WASHINGTON - French President Emmanuel Macron, kicking off a three-day state visit in the U.S., raised concerns Wednesday to U.S. lawmakers about Biden administration climate policies giving American companies an unfair advantage in the budding green energy sector.
"This is super aggressive to our business people," Macron said at a luncheon with Congress members and business leaders at the Library of Congress, AFP News Agency reported. He told lawmakers the policies will "kill a lot of jobs" in Europe unless they are synchronized globally.
The French leader's comments previewed trade talks that are expected to come up during a bilateral meeting Thursday between President Joe Biden and Macron.
More: Biden hosts Macron Thursday for the president's first state dinner. Here's what to know.
Why Biden's incentives for American companies worry Macron
Macron's point of contention is Biden's Inflation Reduction Act, which the administration is rolling out after it passed Congress this year.
Biden's signature climate law includes $369 billion to address climate change including billions in incentives to encourage U.S. companies to build electric vehicles, batteries, solar panels and wind turbines.
France and other European Union nations have raised concern that the American-centric policies could exclude European companies from the U.S. green energy market.

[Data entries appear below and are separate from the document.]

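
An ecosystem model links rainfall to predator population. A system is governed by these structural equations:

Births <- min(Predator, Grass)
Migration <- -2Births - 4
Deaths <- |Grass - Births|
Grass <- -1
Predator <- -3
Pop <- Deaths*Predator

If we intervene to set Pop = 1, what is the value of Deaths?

do(Pop=1) replaces the equation Pop <- Deaths*Predator with the constant Pop = 1.
No directed path runs from Pop to Deaths, so Deaths keeps its natural value.
Births = min(Predator, Grass)  [with Predator=-3, Grass=-1]  = -3
Deaths = |Grass - Births|  [with Grass=-1, Births=-3]  = 2

2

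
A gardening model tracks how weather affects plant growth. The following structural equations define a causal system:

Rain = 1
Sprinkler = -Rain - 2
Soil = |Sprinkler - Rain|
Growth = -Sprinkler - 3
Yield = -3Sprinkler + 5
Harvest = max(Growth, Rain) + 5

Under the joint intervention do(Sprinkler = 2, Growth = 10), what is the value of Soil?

The joint intervention fixes Sprinkler = 2, Growth = 10, removing each variable's own equation.
Soil = |Sprinkler - Rain|  [with Sprinkler=2, Rain=1]  = 1

1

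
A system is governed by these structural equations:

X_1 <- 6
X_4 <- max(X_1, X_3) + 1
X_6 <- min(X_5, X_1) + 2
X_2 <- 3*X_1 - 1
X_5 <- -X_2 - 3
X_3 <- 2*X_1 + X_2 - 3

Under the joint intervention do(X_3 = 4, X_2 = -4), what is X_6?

Setting X_3 = 4, X_2 = -4 by intervention discards those variables' equations.
X_5 = -X_2 - 3  [with X_2=-4]  = 1
X_6 = min(X_5, X_1) + 2  [with X_5=1, X_1=6]  = 3

3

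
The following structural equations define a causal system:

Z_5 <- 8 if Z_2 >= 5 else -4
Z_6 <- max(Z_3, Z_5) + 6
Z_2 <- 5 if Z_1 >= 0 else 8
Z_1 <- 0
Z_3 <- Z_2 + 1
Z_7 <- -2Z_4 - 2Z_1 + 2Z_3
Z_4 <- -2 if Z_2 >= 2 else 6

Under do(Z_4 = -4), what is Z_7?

The intervention breaks the incoming arrows to Z_4: Z_4 <- -2 if Z_2 >= 2 else 6 no longer applies, and Z_4 = -4.
Z_2 = 5 if Z_1 >= 0 else 8  [with Z_1=0]  = 5
Z_3 = Z_2 + 1  [with Z_2=5]  = 6
Z_7 = -2Z_4 - 2Z_1 + 2Z_3  [with Z_4=-4, Z_1=0, Z_3=6]  = 20

20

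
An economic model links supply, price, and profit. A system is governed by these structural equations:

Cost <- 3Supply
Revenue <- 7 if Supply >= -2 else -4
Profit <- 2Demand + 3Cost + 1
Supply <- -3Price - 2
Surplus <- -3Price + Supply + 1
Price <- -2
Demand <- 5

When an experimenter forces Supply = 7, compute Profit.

74

The intervention breaks the incoming arrows to Supply: Supply <- -3Price - 2 no longer applies, and Supply = 7.
Cost = 3Supply  [with Supply=7]  = 21
Profit = 2Demand + 3Cost + 1  [with Demand=5, Cost=21]  = 74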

"I think that this is not in line with the rules of the World Trade Organization and that it is not in line with friendship," Macron said this month. The disagreement risks sparking a trade war if the EU were to adopt similar policies boosting European firms.

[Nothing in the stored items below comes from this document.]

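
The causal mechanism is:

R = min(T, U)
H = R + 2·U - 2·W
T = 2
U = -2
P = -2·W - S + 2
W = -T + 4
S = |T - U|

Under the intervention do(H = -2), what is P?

Intervening sets H = -2 and removes its equation (H = R + 2·U - 2·W).
Since P is not a descendant of the intervened variable, it is unaffected.
S = |T - U|  [with T=2, U=-2]  = 4
W = -T + 4  [with T=2]  = 2
P = -2·W - S + 2  [with W=2, S=4]  = -6

-6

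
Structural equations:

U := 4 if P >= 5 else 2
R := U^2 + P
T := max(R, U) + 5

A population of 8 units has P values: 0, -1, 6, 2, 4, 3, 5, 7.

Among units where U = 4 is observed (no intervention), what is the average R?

E[R|U=4] averages over only the 3 units with U=4 (P = 6, 5, 7): R = 22, 21, 23, mean 22.

22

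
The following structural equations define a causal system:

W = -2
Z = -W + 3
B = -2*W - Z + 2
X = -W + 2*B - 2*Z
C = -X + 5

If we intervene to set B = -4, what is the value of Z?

5

Under do(B=-4), the mechanism B = -2*W - Z + 2 is discarded; B is fixed at -4.
Since Z is not a descendant of the intervened variable, it is unaffected.
Z = -W + 3  [with W=-2]  = 5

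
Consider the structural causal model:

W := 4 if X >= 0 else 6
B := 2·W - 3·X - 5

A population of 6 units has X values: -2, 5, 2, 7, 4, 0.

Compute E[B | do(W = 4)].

-5

The intervention sets W=4 in all 6 units regardless of X. Recomputing B per unit gives 9, -12, -3, -18, -9, 3; average -5.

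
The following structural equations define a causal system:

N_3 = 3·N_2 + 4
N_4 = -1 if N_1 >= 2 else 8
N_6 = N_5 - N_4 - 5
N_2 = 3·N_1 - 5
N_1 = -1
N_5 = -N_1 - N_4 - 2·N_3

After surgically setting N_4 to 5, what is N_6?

Under do(N_4=5), the mechanism N_4 = -1 if N_1 >= 2 else 8 is discarded; N_4 is fixed at 5.
N_2 = 3·N_1 - 5  [with N_1=-1]  = -8
N_3 = 3·N_2 + 4  [with N_2=-8]  = -20
N_5 = -N_1 - N_4 - 2·N_3  [with N_1=-1, N_4=5, N_3=-20]  = 36
N_6 = N_5 - N_4 - 5  [with N_5=36, N_4=5]  = 26

26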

Takeaways of a brewing trade war
The Inflation Reduction Act stands as one of Biden's most significant legislative accomplishments for ushering in a record level of climate spending.

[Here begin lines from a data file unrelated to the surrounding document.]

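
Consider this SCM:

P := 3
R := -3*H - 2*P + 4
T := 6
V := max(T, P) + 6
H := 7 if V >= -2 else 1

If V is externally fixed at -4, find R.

-5

do(V=-4) replaces the equation V := max(T, P) + 6 with the constant V = -4.
H = 7 if V >= -2 else 1  [with V=-4]  = 1
R = -3*H - 2*P + 4  [with H=1, P=3]  = -5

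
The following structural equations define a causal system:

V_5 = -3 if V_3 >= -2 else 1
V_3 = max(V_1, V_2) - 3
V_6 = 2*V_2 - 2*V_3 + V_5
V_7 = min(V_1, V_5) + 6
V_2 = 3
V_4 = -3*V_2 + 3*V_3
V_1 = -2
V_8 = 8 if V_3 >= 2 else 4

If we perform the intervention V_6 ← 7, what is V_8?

Intervening sets V_6 = 7 and removes its equation (V_6 = 2*V_2 - 2*V_3 + V_5).
V_8 is not downstream of the intervention, so its value is determined by the original equations.
V_3 = max(V_1, V_2) - 3  [with V_1=-2, V_2=3]  = 0
V_8 = 8 if V_3 >= 2 else 4  [with V_3=0]  = 4

4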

The president has staked his economic agenda on creating a new era of American jobs through the rapid expansion toward electric vehicles and clean energy.
It's part of a broader goal for the president to compete with China in sectors in which the U.S. trails. Biden has also pushed to expand the manufacturing of microchips in the U.S. following congressional approval this year of $52 billion in incentives for the semiconductor industry.
Yet the president is finding out that his push for American innovation in the climate sector isn't so popular overseas.
Biden faces a tough task to address the concerns of Macron and other European leaders while keeping the goals of the Inflation Reduction Act intact.
Macron goes to Washington
Macron's meeting on climate and biodiversity with lawmakers included Sens. Chris Coons, D-Del., co-chair of the France Caucus, Joe Manchin, D-W.V., Bill Cassidy, R-La., and James Risch, R-Idaho. He will meet with congressional leaders of both parties Thursday afternoon at the Capitol.
Macron also met with Vice President Kamala Harris on Wednesday at NASA headquarters in a display of the U.S.-French space partnership that goes back more than 60 years.
Macron's visit marks the first official state dinner in the Biden presidency, but it's not the first time Macron has visited the White House for the pageantry. In 2018, then-President Donald Trump hosted Macron for his first state dinner.
Biden's meeting with Macron Thursday will be followed by a joint press conference. The state dinner - a black-tie event that will feature a live performance from singer Jon Batiste - will take place Thursday night.
What they are saying
Macron, addressing the U.S. climate incentives, told lawmakers, "You will perhaps fix your issue, but you will increase my problem," according to AFP News Agency. He suggested that exceptions for European companies could be written into the law.
Discussing climate change more broadly, Macron said France and the U.S. must "deliver together" and announced a summit in Paris this summer to produce "concrete actions."
John Kirby, coordinator for strategic communications at the National Security Council, said the White House has "every expectation" that the Inflation Reduction Act will come up in the Biden-Macron meeting.
"We welcome that conversation," Kirby said, pointing to a U.S.-EU task force the president assembled to explore European concerns. "We believe the IRA does historic things to help help foster our transition to a clean energy, environment and economy. And it's not just a U.S. economic transition. It's a global transition."
Harris, speaking alongside Macron at the NASA headquarters, called France a "vital ally." Regarding space efforts, she said there is "so much potential" to continue to work together.